Partitioning on UserID
If we partition based on the hash of the UserID so that we can keep the messages of a user ont he same db. If one shart is 4TB, we will have 3.6PB/4TV ~ 900 shards for five years.
If we keep 1K shards, we find the shard doing hash(UID) % 1000 and then store/retrieve the data from there. This will be very quick to query.
Since we need to potentially store an unlimited history of messages, we can start with a big number of logical partitions, which will be mapped to fewer physical servers, and as hour storage increases, add more physical servers to distributed the logical partition.
Partitioning on MessageID:
Storing messages of a user on separate shards will make fetching ranges very slow.
Cache
We can cache a few recent messages (say last 15) in a few recent conversations that are visible in a user's viewport.
LB
We will need a lb in front of the chat servers to map each UserID to a server that holds the connection for the user and then direct the request to that server. Similarly, we for the cache servers.
Fault tolerance and replication
What happens when a chat server fails
Clients will need to keep retrying to connect with the server.

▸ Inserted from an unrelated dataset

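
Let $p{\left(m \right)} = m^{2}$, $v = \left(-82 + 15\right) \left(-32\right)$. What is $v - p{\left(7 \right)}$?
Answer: $2095$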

Multiple copies of user messages?
We can either have a backup or use techniques like Reed-Solomon encoding to distribute and replicate it.
Extended requirements
Group chat
We can have a group-chat object identified by a GroupChatID that contains a list of users. When a message is sent to the group, the lb can send the message to server managing that group that can then send the message to the members of the group. We can store the group chats in a separate table parittioned based on GroupChatID
Push Notification
We can opt-in from their device to get notifications whenever there is a new message or event. To do this we would need to setup a Notification server which will take the messages for offline users and send them to the push mechanism.